Sue Inman, the coastal advocate with the local environmental group, One Hundred Miles, shares that concern. The salt marsh in the area is important ecologically and commercially, she said.
“It’s a nursery,” she said. “We have our shrimp, and this is where they come in to lay their eggs. This is where redfish, which is one of our top sportfishes, come in and spawn.”
Inman was riding out to the wreck area on Andy Jones’s boat, the Minorcan Mullet.
Jones, an arborist on St. Simons and former radio announcer for a high school football team, had taken to documenting the Golden Ray removal process on YouTube; some of his videos have gotten hundreds of thousands of views.
The day he and Inman went out for a look, one of the cranes was in action, dragging a giant piece of metal up from the bottom. Jones said he thought it might be a piece of the ship’s deck and estimated it was 40 or 45 feet long.
“I don’t think that I will say I’m satisfied or happy or content with the process for four or five years – until we understand what kind of impact this has had locally,” he said. “There was so much debris.
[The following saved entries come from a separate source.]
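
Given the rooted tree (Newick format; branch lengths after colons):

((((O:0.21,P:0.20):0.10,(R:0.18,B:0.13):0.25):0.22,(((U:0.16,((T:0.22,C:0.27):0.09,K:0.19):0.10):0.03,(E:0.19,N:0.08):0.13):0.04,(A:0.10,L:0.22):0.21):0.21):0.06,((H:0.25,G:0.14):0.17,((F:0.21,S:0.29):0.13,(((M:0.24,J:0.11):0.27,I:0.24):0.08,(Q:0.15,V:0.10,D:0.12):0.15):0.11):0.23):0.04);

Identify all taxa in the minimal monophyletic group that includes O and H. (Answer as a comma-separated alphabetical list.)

Tracing O: it sits inside (O,P).
Tracing H: it sits inside (H,G).
The smallest clade enclosing both is the whole tree (their MRCA is the root), so the answer is all 22 tips in alphabetical order.

A, B, C, D, E, F, G, H, I, J, K, L, M, N, O, P, Q, R, S, T, U, V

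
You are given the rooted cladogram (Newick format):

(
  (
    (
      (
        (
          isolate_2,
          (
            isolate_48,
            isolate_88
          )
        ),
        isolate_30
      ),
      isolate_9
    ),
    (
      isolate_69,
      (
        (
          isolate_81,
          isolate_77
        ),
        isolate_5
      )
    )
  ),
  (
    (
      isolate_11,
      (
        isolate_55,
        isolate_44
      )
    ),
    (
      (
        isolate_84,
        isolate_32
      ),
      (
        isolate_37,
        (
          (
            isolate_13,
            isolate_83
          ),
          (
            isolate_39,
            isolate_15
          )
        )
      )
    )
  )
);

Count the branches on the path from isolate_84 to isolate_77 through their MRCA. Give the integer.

9

The MRCA of isolate_84 and isolate_77 is the root of the tree.
From isolate_84 up to that node: 4 branches. From isolate_77 up to the same node: 5 branches. Total: 4 + 5 = 9.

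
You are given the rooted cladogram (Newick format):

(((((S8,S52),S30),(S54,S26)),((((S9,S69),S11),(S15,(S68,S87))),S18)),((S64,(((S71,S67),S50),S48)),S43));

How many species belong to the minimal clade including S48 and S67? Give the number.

The MRCA of S48 and S67 is the node subtending (((S71,S67),S50),S48).
That clade contains 4 terminal taxa: S48, S50, S67, S71.

4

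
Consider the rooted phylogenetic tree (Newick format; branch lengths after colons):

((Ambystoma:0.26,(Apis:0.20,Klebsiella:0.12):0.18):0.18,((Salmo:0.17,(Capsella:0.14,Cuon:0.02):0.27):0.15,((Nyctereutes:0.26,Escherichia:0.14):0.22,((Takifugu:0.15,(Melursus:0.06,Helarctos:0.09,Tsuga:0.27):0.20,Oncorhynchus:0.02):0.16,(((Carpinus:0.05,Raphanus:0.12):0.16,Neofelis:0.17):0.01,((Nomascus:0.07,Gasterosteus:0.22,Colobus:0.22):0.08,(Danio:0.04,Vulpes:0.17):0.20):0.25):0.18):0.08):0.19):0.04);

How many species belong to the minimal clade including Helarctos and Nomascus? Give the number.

13

The MRCA of Helarctos and Nomascus is the node subtending ((Takifugu,(Melursus,Helarctos,Tsuga),Oncorhynchus),(((Carpinus,Raphanus),Neofelis),((Nomascus,Gasterosteus,Colobus),(Danio,Vulpes)))).
That clade contains 13 terminal taxa: Carpinus, Colobus, Danio, Gasterosteus, Helarctos, Melursus, Neofelis, Nomascus, Oncorhynchus, Raphanus, Takifugu, Tsuga, Vulpes.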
And it’s not that the oil happened this time and then this time. We were seeing continual sheen on the water.”
Another environmental group, Altamaha Riverkeeper, has been advocating for a Natural Resource Damage Assessment, a federal study that would take account of the harm done by the wreck. Officials say that’s not ruled out yet.
Last month, Georgia’s Environmental Protection Division proposed a $3 million fine for the company that owns the Golden Ray for violating state water pollution law.
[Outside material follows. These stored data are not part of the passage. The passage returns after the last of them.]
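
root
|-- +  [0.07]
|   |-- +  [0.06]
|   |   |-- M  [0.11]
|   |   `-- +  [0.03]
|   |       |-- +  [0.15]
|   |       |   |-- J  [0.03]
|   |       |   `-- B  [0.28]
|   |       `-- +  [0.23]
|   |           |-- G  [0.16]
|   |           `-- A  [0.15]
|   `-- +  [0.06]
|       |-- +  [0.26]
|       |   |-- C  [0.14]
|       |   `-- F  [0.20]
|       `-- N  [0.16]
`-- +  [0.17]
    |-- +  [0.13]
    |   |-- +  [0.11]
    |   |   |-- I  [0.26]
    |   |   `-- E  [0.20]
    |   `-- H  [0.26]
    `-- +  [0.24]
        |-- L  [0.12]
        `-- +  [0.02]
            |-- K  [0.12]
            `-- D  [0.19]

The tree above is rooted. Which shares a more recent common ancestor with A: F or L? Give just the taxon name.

The MRCA of A and F subtends ((M,((J,B),(G,A))),((C,F),N)) (8 taxa).
The MRCA of A and L is the root, subtending the entire tree (14 taxa).
The first is nested inside the second, so A shares a more recent common ancestor with F.

F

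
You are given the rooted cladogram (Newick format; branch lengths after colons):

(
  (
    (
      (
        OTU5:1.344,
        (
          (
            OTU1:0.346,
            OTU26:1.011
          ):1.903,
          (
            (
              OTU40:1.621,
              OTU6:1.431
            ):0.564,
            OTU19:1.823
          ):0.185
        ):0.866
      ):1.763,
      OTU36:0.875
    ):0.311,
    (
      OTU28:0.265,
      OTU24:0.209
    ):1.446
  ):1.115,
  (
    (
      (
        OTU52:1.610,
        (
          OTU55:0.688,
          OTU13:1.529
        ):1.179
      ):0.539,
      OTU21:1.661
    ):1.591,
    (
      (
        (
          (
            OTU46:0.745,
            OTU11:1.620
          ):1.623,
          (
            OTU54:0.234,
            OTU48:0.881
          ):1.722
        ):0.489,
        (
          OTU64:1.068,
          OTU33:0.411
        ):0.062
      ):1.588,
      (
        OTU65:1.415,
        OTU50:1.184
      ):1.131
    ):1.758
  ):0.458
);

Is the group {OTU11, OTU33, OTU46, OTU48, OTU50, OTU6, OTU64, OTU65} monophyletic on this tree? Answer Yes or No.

No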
Environmental protection has been a big part of the official response, though.
Graff said the total cost of the Golden Ray response and removal would ultimately be in the hundreds of millions of dollars, and environmental protection accounts for about half of it. (None of the costs will be incurred by the state or federal governments, those will fall on the Golden Ray’s insurer.)
“The bottom line is, nobody wants the oil in the water,” he said. “We don’t want to impact any shorelines or any wildlife. The reality was, we knew this was going to be complicated, we knew we were going to have discharges.”
There was a barrier set up around the wreck to trap pollution and debris. Crews on boats monitored the water outside the barrier as another layer of defense. Official response teams walked miles of beaches and marshes each week to look for and collect oil and car parts that washed up on land. Those shoreline teams will continue monitoring, even with the ship out of the water.
A response team stows debris recovered at the west apex of the Environmental Protection Barrier (EPB) during lifting operations on Saturday. (St. Simons Sound Incident response photo.)
There’s also been water quality monitoring around the wreck; according to response officials, they have detected some metals and other compounds, but not above EPA levels, and not necessarily attributable to the wreck – there are also Superfund sites in the area.
The state does monthly fish surveys with trawls, and Doug Haymans, director of the state’s Coastal Resources Division, said in the surveys done since the shipwreck, there hasn’t been oil in any of the samples.
“There’s been no noticeable impact from oil,” he said.
Overall, Haymans said, he’s relieved that the ship was removed with as little impact as it had, and he thinks the marshes – and the shrimp and fish that depend on them – are going to be fine.
“I just don’t see the long-term impact there,” he said.
Haymans’s office has a sweeping view of the Georgia coast. For the past two years, the Golden Ray has been smack dab in the middle of that view. So he shares the sentiments of many people here, that finally, he’s close to getting his old view back.